Dossier : ITA-13825-10

Référence : 2011 CF 508

Montréal (Québec), le 2 mai 2011

En présence de Me Richard Morneau, protonotaire

 

 

DANS L'AFFAIRE DE LA LOI DE L'IMPÔT SUR LE REVENU,

 

et

 

DANS L'AFFAIRE D'UNE COTISATION OU DES COTISATIONS ÉTABLIES PAR LE MINISTRE DU REVENU NATIONAL EN VERTU D'UNE OU PLUSIEURS DES LOIS SUIVANTES : LA LOI DE L'IMPÔT SUR LE REVENU, LE RÉGIME DE PENSIONS DU CANADA, LA LOI SUR L'ASSURANCE-EMPLOI,

 

CONTRE :

 

TONY BAROUD

201, CHEMIN DU GOLF, APP. 302

VERDUN (QUÉBEC)  H3E 1Z4

débiteur judiciaire

 

et

 

ME CHARLES TOUPIN

355, RUE DRAPEAU

BUREAU 212

LAVAL (QUÉBEC)  H7L 2B8

 

et

 

ME FRANCINE LEWIS

5, PLACE DU COMMERCE

BUREAU 250

VERDUN (QUÉBEC)  H3E 1M8

 

et

 

ME RICHARD LUPIEN

3, PLACE DU COMMERCE

BUREAU 500

MONTRÉAL (QUÉBEC)  H3E 1h7

 

tiers saisis

et

 

9210-5089 QUÉBEC INC.

7192, RUE CHOUINARD

MONTRÉAL (QUÉBEC)  H8N 2Z5

 

et

 

FATIMA ABDELMOUTALIB

7192, RUE CHOUINARD

MONTRÉAL (QUÉBEC)  H8N 2Z5

mises en cause

 

 

 

 

 

MOTIFS DE L’ORDONNANCE ET ORDONNANCE

 

[1]               VU l’ordonnance provisoire de saisie-arrêt émise par cette Cour le 10 février 2011 et la contestation engagée par après par les mises en cause quant aux procédures de saisie-arrêt dans le présent dossier (la contestation des mises en cause);

[2]               VU la lecture et l’analyse des diverses représentations écrites soumises par la créancière-saisissante (Sa Majesté) et les mises en cause relativement à la contestation de ces dernières, et ce, en fonction des ordonnances de cette Cour datées du 25 février et 14 avril 2011 établissant un échéancier pour ce faire;

[3]               VU l’audition des procureurs des parties le 29 avril 2011;

[4]               VU que la Cour est satisfaite en bout de ligne que la trame factuelle permettant de saisir le présent débat se trouve correctement décrit aux paragraphes 1 à 8 des représentations écrites de Sa Majesté déposées le 18 mars 2011 (les représentations de Sa Majesté du 18 mars 2011) et qui sont reproduits ici :

1.      Les mises en cause poursuivent le débiteur judiciaire, entre autres en dommages-intérêts. Dans le cadre de ces procédures, elles ont obtenu de la Cour supérieure le 19 août 2010 l’émission d’un bref de saisie avant jugement au motif que le recouvrement de leur créance avait été mis en péril par les agissements de M. Baroud.

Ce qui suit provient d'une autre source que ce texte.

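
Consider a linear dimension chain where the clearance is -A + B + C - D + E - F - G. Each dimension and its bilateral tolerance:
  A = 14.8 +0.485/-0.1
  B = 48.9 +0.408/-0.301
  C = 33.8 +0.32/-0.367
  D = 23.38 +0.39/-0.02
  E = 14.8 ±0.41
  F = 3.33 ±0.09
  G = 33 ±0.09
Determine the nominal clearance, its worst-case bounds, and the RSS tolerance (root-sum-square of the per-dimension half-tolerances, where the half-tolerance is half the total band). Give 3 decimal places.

nominal=22.990 wc=[20.857,24.428] rss=0.745

Stack each dimension's contribution:
  -A: nom -14.800 → Σnom=-14.800; wc +0.100/-0.485 → slack +0.100/-0.485; half-tol=0.292, Σhalf²=0.085556
  +B: nom +48.900 → Σnom=34.100; wc +0.408/-0.301 → slack +0.508/-0.786; half-tol=0.354, Σhalf²=0.211226
  +C: nom +33.800 → Σnom=67.900; wc +0.320/-0.367 → slack +0.828/-1.153; half-tol=0.344, Σhalf²=0.329219
  -D: nom -23.380 → Σnom=44.520; wc +0.020/-0.390 → slack +0.848/-1.543; half-tol=0.205, Σhalf²=0.371244
  +E: nom +14.800 → Σnom=59.320; wc +0.410/-0.410 → slack +1.258/-1.953; half-tol=0.410, Σhalf²=0.539344
  -F: nom -3.330 → Σnom=55.990; wc +0.090/-0.090 → slack +1.348/-2.043; half-tol=0.090, Σhalf²=0.547444
  -G: nom -33.000 → Σnom=22.990; wc +0.090/-0.090 → slack +1.438/-2.133; half-tol=0.090, Σhalf²=0.555544
Nominal = 22.990. Worst-case = [22.990 - 2.133, 22.990 + 1.438] = [20.857, 24.428]. RSS = √0.555544 = 0.745.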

2.      Le 25 août 2010, trois (3) immeubles furent ainsi saisis avant jugement :

(a)           L’immeuble situé au 201, chemin du Golf, app. 214 à Verdun (201-214);

(b)          L’immeuble situé au 201, chemin du Golf, app. 1007 à Verdun (201-1007);

(c)           L’immeuble situé au 201, chemin de la Pointe Sud app. 510 à Verdun (201-510).

3.      Le débiteur judiciaire a contesté ces saisies avant jugement devant la Cour supérieure et aucune décision ne paraît avoir été encore rendue sur cette question.

4.      Alors que cette contestation était toujours pendante, le débiteur judiciaire et son épouse ont voulu vendre leurs immeubles. Les saisies avant jugement l’en empêchaient.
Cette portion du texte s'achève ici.